Director: Woody Allen
Writers: Woody Allen
Stars: Owen Wilson, Rachel McAdams, Kurt Fuller, Mimi Kennedy, Michael Sheen, Corey Stoll, Tom Hiddleston, Kathy Bates, Marion Cotillard
SYNOPSIS: On a trip to Paris with his fiancee, Gil begins to question his life decisions as he wanders around beautiful city at night and meeting an interesting host of characters.
REVIEW: Woody Allen writes and directs Midnight in Paris, a film that defies Allen's recent works and defines many of Allen's works. From Sleeper where the protagonist is revived in the future to fight an oppressive government, to Play It Again, Sam where a film critic tries to return to the dating scene with help from an alter ego in the form of Humphrey Bogart, to any one in a laundry list of visual and deeply meaningful films, whether the backdrop is New York City or abroad. Filled with dialogue that is anything but empty, Midnight in Paris is at once transcendent, beautiful, quirky and meaningful.
Considered to be a romantic comedy, Midnight in Paris is more Gil's (Owen Wilson) romance of Paris and the images it invokes than a romance of his fiancee Inez (Rachel McAdams). Gil is an in-demand Hollywood screenwriter, but aspiring novelist who wonders if his earlier decision years previous to move out of the French capital in favor of the California Sun Coast. He romanticizes the "Golden Age" of art and literature of 1920s Paris and yearns to use present day Paris to inspire and help him succeed in finishing a book worthy of those earlier masters.
One night as his fiancee wants to go out dancing with a friend Paul (Michael Sheen), a tipsy Gil wanders the Paris streets to clear his head and take in the nuances of each cobblestone road and centuries old corridor. At the strike of midnight, a 1920s era Puegot pulls up and beckons Gil to come for a ride with them. Little does be realize, but Gil has travels to the 1920s era to mean and interact with the likes of F. SCott Fitzgerald (Tom Hiddleston from Thor), Ernest Hemingway (Corey Stoll from Salt), Pablo Picasso (Marcial Di Fonzo Bo), Gertrude Stein (Kathy Bates) and the enigmatic Adriana (Marion Cotillard). First Gil is doubtful but then embraces each midnight rendezvous with his literary and artist idols, even bold enough to ask for help with his relationship and manuscript.

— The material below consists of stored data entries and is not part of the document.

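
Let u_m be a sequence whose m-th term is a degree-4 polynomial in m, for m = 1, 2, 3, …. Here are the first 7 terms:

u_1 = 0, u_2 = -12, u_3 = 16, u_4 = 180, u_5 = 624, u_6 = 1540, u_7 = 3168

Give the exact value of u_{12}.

1st diffs: -12, 28, 164, 444, 916, 1628.
2nd diffs: 40, 136, 280, 472, 712.
3rd diffs: 96, 144, 192, 240.
4th diffs: 48, 48, 48 (constant).
Newton forward-difference form: u_m = (-12)·C(m-1,1) + 40·C(m-1,2) + 96·C(m-1,3) + 48·C(m-1,4).
At m = 12: m-1 = 11, so u_{12} = -132 + 2200 + 15840 + 15840 = 33748.

33748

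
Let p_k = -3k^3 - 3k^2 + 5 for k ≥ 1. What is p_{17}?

p_{17} = -3·17^3 - 3·17^2 + 5 = -15601.

-15601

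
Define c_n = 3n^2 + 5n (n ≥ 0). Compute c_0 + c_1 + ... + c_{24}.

16200

Over n = 0..24: Σn = 300, Σn² = 4900.
Total = (3)·4900 + (5)·300 = 16200.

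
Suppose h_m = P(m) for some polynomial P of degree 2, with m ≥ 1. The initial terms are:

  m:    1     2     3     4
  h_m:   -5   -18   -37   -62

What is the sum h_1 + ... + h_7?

-518

1st diffs: -13, -19, -25.
2nd diffs: -6, -6 (constant).
Newton forward-difference form: h_m = -5 + (-13)·C(m-1,1) + (-6)·C(m-1,2).
Continuing: -93, -130, -173.
Summing m = 1..7 (7 terms) gives -518.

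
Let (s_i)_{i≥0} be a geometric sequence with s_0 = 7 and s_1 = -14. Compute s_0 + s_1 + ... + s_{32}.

20043180717

Common ratio r = -2.
s_i = 7·(-2)^(i-0).
S = 7·((-2)^33 - 1)/(-2 - 1) = 7·(-8589934592 - 1)/(-3) = 20043180717.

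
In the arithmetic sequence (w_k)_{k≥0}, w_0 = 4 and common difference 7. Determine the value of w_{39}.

w_k = 4 + (k - 0)·7.
w_{39} = 4 + 39·7 = 277.

277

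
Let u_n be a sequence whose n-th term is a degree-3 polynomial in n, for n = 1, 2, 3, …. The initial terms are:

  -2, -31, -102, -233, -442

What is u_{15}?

-10782

1st diffs: -29, -71, -131, -209.
2nd diffs: -42, -60, -78.
3rd diffs: -18, -18 (constant).
So u_n = -3n^3 - 3n^2 + n + 3.
Evaluating at n = 15 gives u_{15} = -10782.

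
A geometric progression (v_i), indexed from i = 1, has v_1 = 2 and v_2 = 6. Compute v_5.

Common ratio r = 3.
v_i = 2·3^(i-1).
v_5 = 2·3^4 = 162.

162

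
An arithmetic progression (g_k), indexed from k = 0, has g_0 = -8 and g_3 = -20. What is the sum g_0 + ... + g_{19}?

-920

Common difference d = (-20 - (-8)) / (3 - 0) = -4.
g_k = -8 + (k - 0)·(-4).
g_{19} = -84; S = 20·(-8 + (-84))/2 = -920.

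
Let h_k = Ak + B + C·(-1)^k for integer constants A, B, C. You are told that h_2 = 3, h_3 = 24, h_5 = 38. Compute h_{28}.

185

At k = 2, 3, 5: 2A + B + C = 3; 3A + B - C = 24; 5A + B - C = 38.
Subtracting the first from the second: A - 2C = 21.
Subtracting the second from the third: 2A = 14.
Solving: C = -7, A = 7, then B = -4.
So h_k = 7·k + (-4) + (-7)·(-1)^k; at k=28 this is 185.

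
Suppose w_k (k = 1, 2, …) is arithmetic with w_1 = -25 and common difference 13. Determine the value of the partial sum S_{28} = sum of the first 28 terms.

4214

w_k = -25 + (k - 1)·13.
w_{28} = 326; S = 28·(-25 + 326)/2 = 4214.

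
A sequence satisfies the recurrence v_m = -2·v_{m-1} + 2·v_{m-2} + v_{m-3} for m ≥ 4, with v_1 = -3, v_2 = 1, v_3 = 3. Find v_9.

Applying the relation repeatedly:
v_4 = -7, v_5 = 21, v_6 = -53, v_7 = 141, v_8 = -367, v_9 = 963.

963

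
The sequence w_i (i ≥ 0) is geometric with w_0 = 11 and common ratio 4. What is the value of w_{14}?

w_i = 11·4^(i-0).
w_{14} = 11·4^14 = 2952790016.

2952790016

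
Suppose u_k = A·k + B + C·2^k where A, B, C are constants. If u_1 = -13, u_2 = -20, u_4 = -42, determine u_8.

-302

At k = 1, 2, 4: A + B + 2C = -13; 2A + B + 4C = -20; 4A + B + 16C = -42.
Subtracting the first from the second: A + 2C = -7.
Subtracting the second from the third: 2A + 12C = -22.
Solving: C = -1, A = -5, then B = -6.
Hence u_8 = -5·8 + (-6) + (-1)·256 = -302.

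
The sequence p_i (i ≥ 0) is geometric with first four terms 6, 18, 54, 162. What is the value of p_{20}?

20920706406

Common ratio r = 3.
p_i = 6·3^(i-0).
p_{20} = 6·3^20 = 20920706406.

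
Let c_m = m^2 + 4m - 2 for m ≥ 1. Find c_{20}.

478

c_{20} = 1·20^2 + 4·20 - 2 = 478.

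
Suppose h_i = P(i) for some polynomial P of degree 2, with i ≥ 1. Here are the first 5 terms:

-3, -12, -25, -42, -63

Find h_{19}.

-777

1st diffs: -9, -13, -17, -21.
2nd diffs: -4, -4, -4 (constant).
So h_i = -2i^2 - 3i + 2.
Evaluating at i = 19 gives h_{19} = -777.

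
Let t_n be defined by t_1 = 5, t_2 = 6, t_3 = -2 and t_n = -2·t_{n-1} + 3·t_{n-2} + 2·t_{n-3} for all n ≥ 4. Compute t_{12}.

96232

t_4 = 32, t_5 = -58, t_6 = 208, t_7 = -526, t_8 = 1560, t_9 = -4282, t_{10} = 12192, t_{11} = -34110, t_{12} = 96232.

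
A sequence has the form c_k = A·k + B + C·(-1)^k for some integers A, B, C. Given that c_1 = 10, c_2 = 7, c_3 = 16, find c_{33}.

106

Plug in k = 1, 2, 3: A + B - C = 10; 2A + B + C = 7; 3A + B - C = 16.
Subtracting the first from the second: A + 2C = -3.
Subtracting the second from the third: A - 2C = 9.
Solving: C = -3, A = 3, then B = 4.
So c_k = 3·k + 4 + (-3)·(-1)^k; at k=33 this is 106.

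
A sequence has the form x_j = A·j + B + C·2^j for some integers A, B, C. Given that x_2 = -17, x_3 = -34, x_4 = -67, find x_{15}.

At j = 2, 3, 4: 2A + B + 4C = -17; 3A + B + 8C = -34; 4A + B + 16C = -67.
Subtracting the first from the second: A + 4C = -17.
Subtracting the second from the third: A + 8C = -33.
Solving: C = -4, A = -1, then B = 1.
Hence x_{15} = -1·15 + 1 + (-4)·32768 = -131086.

-131086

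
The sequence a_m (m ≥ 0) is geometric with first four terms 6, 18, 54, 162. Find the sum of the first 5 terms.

Common ratio r = 3.
a_m = 6·3^(m-0).
S = 6·(3^5 - 1)/(3 - 1) = 6·(243 - 1)/(2) = 726.

726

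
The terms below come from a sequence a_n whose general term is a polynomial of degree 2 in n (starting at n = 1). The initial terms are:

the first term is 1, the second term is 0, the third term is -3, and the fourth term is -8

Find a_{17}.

-255

1st diffs: -1, -3, -5.
2nd diffs: -2, -2 (constant).
Newton forward-difference form: a_n = 1 + (-1)·C(n-1,1) + (-2)·C(n-1,2).
At n = 17: n-1 = 16, so a_{17} = 1 - 16 - 240 = -255.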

The story is filled with the glorious beauty that is Paris, from the Eiffel Tower to a forgotten alleyway. Allen takes the most mundane event of Gil, Inez and her mother hailing a taxi in the starts of a rain shower and fills the backdrop with a cathedral's dome and terraced landscapes. Gil's nostalgia of 1920s Paris is felt when a cafe where he meets Ernest Hemingway disappears in the blink of an eye and is replaced with a modern day laundromat. Allen even captured the nuances of French life when Inez's father John (Kurt Fuller), at the restaurant where they met for lunch, keeps glancing behind him because of a man with a dog sitting at the table. Anyone who has experienced Paris firsthand can appreciate the culture, the city and the romance it commands.
Owen Wilson is his typical roguish, self-effacing self as Gil, excited for the city and what it holds, but differential to the wants and demands of his fiancee Inez. Marion Cotillard, most recently from Inception, plays Adriana with a wisp of artist's muse and a wistful passion for the nostalgia that both she and Gil long for. Among the colorful characters from Gil's past, most notable are Stoll's Ernest Hemingway as his courageous and poignant prose smoothly comes through Allen's script, Adrien Brody's cameo as Salvador Dali who when Gil meets him is obsessed with rhinoceros, and Vinccint Menjou Cortes's quiet lonesome portrayal of Henri de Toulouse-Lautrec.
Any Woody Allen enthusiast, any creative individual, or any fan of quirky romantic comedic misadventures will appreciate Midnight in Paris. Some people may look only to the future with no regard for the past or present, and others may only long back to an age that cannot exist in the present, know that there is both beauty and substance in the here and now.